HIV Vaccine Acceptance Depends on Behavioral and Clinical Success

HIV vaccines can not cause HIV infection
couple enjoyng a meal out
by Sasin Tipchai
(Precision Vaccinations News)

The first human trials of mRNA-based vaccines targeted against HIV began earlier this year. And these phase 1 studies are making encouraging progress with patient recruitment. 

However, epidemiologists and virologists have recently voiced ‘cautious optimism’ about these vaccine candidates' success.

It is also essential to engage behavioral scientists early in vaccine development.

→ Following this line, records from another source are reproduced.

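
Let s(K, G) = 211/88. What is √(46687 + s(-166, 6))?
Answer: √90390674/44 ≈ 216.08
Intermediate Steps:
s(K, G) = 211/88 (s(K, G) = 211*(1/88) = 211/88)
√(46687 + s(-166, 6)) = √(46687 + 211/88) = √(4108667/88) = √90390674/44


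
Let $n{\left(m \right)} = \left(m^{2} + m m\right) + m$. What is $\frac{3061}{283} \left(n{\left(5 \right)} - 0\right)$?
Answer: $\frac{168355}{283} \approx 594.89$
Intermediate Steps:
$n{\left(m \right)} = m + 2 m^{2}$ ($n{\left(m \right)} = \left(m^{2} + m^{2}\right) + m = 2 m^{2} + m = m + 2 m^{2}$)
$\frac{3061}{283} \left(n{\left(5 \right)} - 0\right) = \frac{3061}{283} \left(5 \left(1 + 2 \cdot 5\right) - 0\right) = 3061 \cdot \frac{1}{283} \left(5 \left(1 + 10\right) + 0\right) = \frac{3061 \left(5 \cdot 11 + 0\right)}{283} = \frac{3061 \left(55 + 0\right)}{283} = \frac{3061}{283} \cdot 55 = \frac{168355}{283}$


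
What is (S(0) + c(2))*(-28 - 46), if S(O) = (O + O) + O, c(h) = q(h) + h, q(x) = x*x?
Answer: -444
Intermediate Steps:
q(x) = x²
c(h) = h + h² (c(h) = h² + h = h + h²)
S(O) = 3*O (S(O) = 2*O + O = 3*O)
(S(0) + c(2))*(-28 - 46) = (3*0 + 2*(1 + 2))*(-28 - 46) = (0 + 2*3)*(-74) = (0 + 6)*(-74) = 6*(-74) = -444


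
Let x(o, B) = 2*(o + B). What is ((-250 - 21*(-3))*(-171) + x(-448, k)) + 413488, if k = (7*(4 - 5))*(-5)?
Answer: 444639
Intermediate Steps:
k = 35 (k = (7*(-1))*(-5) = -7*(-5) = 35)
x(o, B) = 2*B + 2*o (x(o, B) = 2*(B + o) = 2*B + 2*o)
((-250 - 21*(-3))*(-171) + x(-448, k)) + 413488 = ((-250 - 21*(-3))*(-171) + (2*35 + 2*(-448))) + 413488 = ((-250 + 63)*(-171) + (70 - 896)) + 413488 = (-187*(-171) - 826) + 413488 = (31977 - 826) + 413488 = 31151 + 413488 = 444639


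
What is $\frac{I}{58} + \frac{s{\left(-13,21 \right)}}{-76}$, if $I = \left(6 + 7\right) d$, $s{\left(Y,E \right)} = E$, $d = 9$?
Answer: $\frac{3837}{2204} \approx 1.7409$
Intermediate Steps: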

Scientists must think about how to place biological solutions within prevailing social norms, stated an article written by Devi Leena Bose on May 16, 2022.

Published by the journal Nature, this insightful article is excerpted below.

‘For an HIV vaccine to be acceptable, experts need to strategize from users’ behavior-resistance point of view.

Gagandeep Kang, a professor at the Wellcome Trust Research Laboratory in Christian Medical College Vellore, says bodily integrity matters the most to people while making health-related choices.

“In a way, vaccines breach that integrity.”

“An HIV vaccine will struggle with this whenever it comes in the future,” she says.

In his book Change: How to Make Big Things Happen, Damon Centola suggests that, while information and disease spread through ‘simple contagions,’ behavior change often takes place in ‘complex contagions,’ meaning it requires multiple sources of reinforcement. 

So, for example, if an idea needs to overcome more resistance, its acceptance will likely be a complex contagion.

Based on Centola’s work, the journey of an HIV vaccine needs to be understood through this prism of complex contagions where intervention needs to cross some critical barriers:

• Credibility barrier: People may be skeptical about the effectiveness and safety of a vaccine.

• Legitimacy barrier: Vaccines must be introduced alongside efforts to reduce situations that fuel fear of embarrassment or social sanctions.

• Coordination barrier: For the intervention to be successful, more people must adopt it simultaneously.

• Excitement: Social acceptance from peers is critical to boosting enthusiasm for new products and practices.

• Digital realities: Information and misinformation now spread at lightning speed, and the reach of a hashtag is not something to be undervalued.

An accessible, affordable life-saving solution can falter on these barriers if people’s resistance to change is not accounted for. This is where behavioral science plays an essential and complementary role in vaccine science. 

It can help design strategies calibrated to users’ needs and specific communities where resistance is higher,’ concluded Bose’s article.

"Finding an HIV vaccine has proven a daunting scientific challenge," commented Anthony S. Fauci, M.D. NIAID director, on March 14, 2022. 

"With the success of safe and highly effective COVID-19 vaccines, we have an exciting opportunity to learn whether mRNA technology can achieve similar results against HIV infection."

Currently, two HIV vaccine candidates are active.

  • mRNA-1574 - Produced by Moderna Inc., is participating in the HVTN 302 study to examine the safety and immune responses of experimental vaccines that encode for different but highly related stabilized proteins.
  • mRNA-1644 (eOD-GT8 60mer) - Was developed by scientific teams at IAVI and Scripps Research and delivered via Moderna's mRNA platform.

Note: HIV vaccines can not cause HIV infection says the U.S. FDA.